One of the most common mistakes with tubeless is not checking your tyre pressures often enough. Tyres deflate constantly, whether tubed or tubeless. With tubes the starting pressure tends to be higher which means that the ‘thumb gauge’ works better – feeling more pressure vs carcass stiffness. When the pressure gets too low with tubes you pinch flat and accept that’s what happens with tubes. With tubeless the starting pressure is lower and the thumb test inaccurate. Also tubeless often deflates faster between rides. Let the pressure get too low and they burp.

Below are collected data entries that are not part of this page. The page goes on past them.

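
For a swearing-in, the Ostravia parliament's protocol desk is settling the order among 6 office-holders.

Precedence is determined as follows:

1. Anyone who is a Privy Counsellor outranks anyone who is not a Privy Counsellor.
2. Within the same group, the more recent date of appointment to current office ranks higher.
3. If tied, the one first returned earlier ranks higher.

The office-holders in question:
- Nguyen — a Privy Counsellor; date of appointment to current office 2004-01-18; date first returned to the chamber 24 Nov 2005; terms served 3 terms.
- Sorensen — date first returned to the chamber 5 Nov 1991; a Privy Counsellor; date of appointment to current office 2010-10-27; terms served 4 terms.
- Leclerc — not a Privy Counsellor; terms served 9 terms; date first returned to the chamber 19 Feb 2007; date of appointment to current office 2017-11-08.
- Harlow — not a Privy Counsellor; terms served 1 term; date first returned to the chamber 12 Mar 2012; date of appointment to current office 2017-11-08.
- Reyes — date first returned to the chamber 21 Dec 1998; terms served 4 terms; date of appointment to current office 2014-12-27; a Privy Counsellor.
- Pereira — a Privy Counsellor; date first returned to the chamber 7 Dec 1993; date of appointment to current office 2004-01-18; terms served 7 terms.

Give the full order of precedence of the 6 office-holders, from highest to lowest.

Reyes, Sorensen, Pereira, Nguyen, Leclerc, Harlow

By the first rule: Reyes, Sorensen, Pereira and Nguyen (each a Privy Counsellor); then Leclerc and Harlow (both not a Privy Counsellor).
Among Reyes, Sorensen, Pereira and Nguyen, by date of appointment to current office (later first): Reyes (2014-12-27) before Sorensen (2010-10-27) before Pereira and Nguyen (2004-01-18).
Among Pereira and Nguyen, by date first returned to the chamber (earlier first): Pereira (7 Dec 1993) before Nguyen (24 Nov 2005).
Leclerc and Harlow both have date of appointment to current office 2017-11-08, so the next rule applies.
Among Leclerc and Harlow, by date first returned to the chamber (earlier first): Leclerc (19 Feb 2007) before Harlow (12 Mar 2012).
Full order: Reyes, Sorensen, Pereira, Nguyen, Leclerc, Harlow.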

Some tyre/rim combinations are a pain in the neck. Ghetto tubeless with split BMX tubes works well but Stans rims are better. Those anchovies (sticky rubbery stringy things) are brilliant for sealing bigger slices that are too much for sealant alone. You can’t experience lower pressures with tubes unless you want to mince over anything rocky/pointy for fear of pinch flats. Larger volume tyres at lower pressures run tubeless roll as fast as skinnier tubed higher pressure ones and grip way better. The bigger the tyre, the lower the pressure that works, as long as the rim is wide enough. The stiffer the carcass, the less critical pressure is to prevent burps/rolling. Big but light tyres have about a 5psi window between too wobbly and too bouncy.
If you don’t care about riding faster/harder downhill or critical seconds uphill on XC races and/or never get punctures then you may as well stick with tubes.